By Tin Lapyae Woon & Pransu Khakurel
22 August 2023 – The Asian Institute of Technology (AIT) has consistently advocated “Learning across borders” over the years. It promotes learning across borders from students worldwide and allows its students to travel and learn different interesting perspectives through exchange programs. We were lucky enough to be a part of one of those exciting exchange programs at Ochanomizu University, Japan, from our course Gender and Development Studies, as a part of the agreement between Gender and Development Studies at AIT and the Institute of Gender Studies at Ochanomizu University. The seven-night, eight-day program was enriching and exciting. It enhanced our personal and academic avenues. The visits to different organizations and experts advocating and researching migrant workers based in Japan were particularly interesting. We garnered a lot of insights and information associated with the data and status of migrant workers based in Japan, particularly from our countries of origin, Myanmar and Nepal.
The very first interaction of the visit was with “Link to Myanmar,” an organization based in Japan working on the rights and placements of Myanmar migrant workers. We not only learned about the issues faced by Myanmar migrant workers in Japan but also were excited to hear about the effort made by the organization to resolve the issues. It was interesting how the organization, led by an international couple originally from Myanmar and Japan, was working so passionately towards orienting migrant workers from Myanmar to adapt to the Japanese working environment, also facilitating them to settle in Japan through the provision of jobs, helping in accommodation and other necessities for incumbent migrant workers from Myanmar. It mainly showed their respect and empathy towards each other’s culture while embracing their differences to promote people from each other’s country.

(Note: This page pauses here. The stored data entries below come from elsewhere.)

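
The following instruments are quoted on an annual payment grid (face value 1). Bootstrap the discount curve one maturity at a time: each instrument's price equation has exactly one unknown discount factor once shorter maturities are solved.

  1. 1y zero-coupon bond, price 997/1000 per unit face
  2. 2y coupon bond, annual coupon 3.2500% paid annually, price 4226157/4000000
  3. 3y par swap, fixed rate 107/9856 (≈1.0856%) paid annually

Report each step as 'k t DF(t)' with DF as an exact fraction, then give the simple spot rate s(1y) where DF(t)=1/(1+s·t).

1 1 997/1000
2 2 9919/10000
3 3 9679/10000
s(1y) = (1/(997/1000) − 1)/(1) = 3/997 ≈ 0.3009%

step 1 [1y] zero: DF = P = 997/1000 ≈ 0.997000
step 2 [2y] bond c/1=13/400: DF=(4226157/4000000 − 13/400·(0.997000))/(1+13/400) = 9919/10000 ≈ 0.991900
step 3 [3y] swap r/1=107/9856: DF=(1 − 107/9856·(0.997000+0.991900))/(1+107/9856) = 9679/10000 ≈ 0.967900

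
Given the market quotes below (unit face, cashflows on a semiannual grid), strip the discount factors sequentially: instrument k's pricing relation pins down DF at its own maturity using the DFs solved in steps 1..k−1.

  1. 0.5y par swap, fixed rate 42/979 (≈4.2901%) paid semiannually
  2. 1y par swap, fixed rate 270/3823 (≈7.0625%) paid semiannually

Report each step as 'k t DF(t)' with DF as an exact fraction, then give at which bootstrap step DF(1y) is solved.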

Another key highlight was the visit to “Solidarity Network with Migrants, Japan,” based in Ueno, Tokyo, where we learned about the challenges faced by the migrants in Japan and how they were attempted to be mitigated by this institution. It was particularly intriguing to know the pros and cons of different training programs attracting many migrant workers to Japan, leading to terrible violence through systems, violated labor laws, and poor living conditions. However, the attempt made by this institution explored our horizons on how a national network of organizations and individuals has been attempting to resolve the issues from policy to individual levels. A representative of this institution, whom we interacted with later, National General Workers Group, Nambu, further portrayed the advocacy campaigns they were undertaking to protect the female migrant workers and strengthened social protection of the migrant workers from the end of government. This particularly led to understanding the feminized migrational theories we learned back in AIT and their applicability in professional settings, which were extremely exciting and empowering.
We also attended Prof. Shin’s exchange class, which was a part of the summer exchange program at the university. The class largely revolved around women’s political representation, identical to what we learned in our Gender and Politics course at AIT. An intriguing discussion on quotas was the key highlight for us, and it mainly led to a differentiated view, thereby changing our perspectives to some extent regarding quota systems and promoting gender equality in political spheres. Later it was even more interesting to discuss it with Prof. Shin at the lunch party organized towards the end, which led to an even deeper understanding.
The most cherished interaction throughout the trip for both of us was meeting Professor Masako Tanaka, also called Tanaka sensei by her students at the School of Foreign Studies, Sophia University. A warm, extremely welcoming, and empathetic sensei, who made sure we felt at home in the foreign land by portraying our culture in her room with Nepali posters as well as Nepali books around her room and wearing Burmese clothes just to show respect to our roots, was pretty appreciative. Her elaborated knowledge of reproductive rights and their practice among migrant workers gave us a different perspective on connecting public health, gender, and migration. Seeing how she encouraged us to interact throughout was even more inviting, humbly answering our questions without hesitation. The 2-hour long discussion on gender, migration, and public health went in no time, and we are very grateful for her support throughout.
Apart from the knowledge, we got to garner from the program, it was the connections and memories we made that we cherish the most. Our Japanese friends took us to places from Yokohama to Takadanobaba to Ueno to Asakusa and Skytree and attended the Nepali festival to feel closer to the Nepali community in Japan, where we made great memories. We met our friends and families living in Japan who were kind enough to take us around the Imperial Palace, Tokyo Station, and the summer festival in Sugamo.
Moreover, the continuous and persistent efforts of people at Ochanomizu University, which started right from the time we were even ready to depart on July 19 to getting us to Narita Airport on July 26, made sure we felt safe and at home in a faraway land be it through picking us up at the airport, casual lunch parties and dinner parties or just helping us get to places through their amazing navigation as well as translational skills.
We are eternally grateful to AIT and Ochanomizu University for this fantastic opportunity to cherish and explore the beauty, hospitality, and knowledge from the world’s oldest kingdom, Japan. We did return with tons of knowledge, memories, networks to work with, and friends.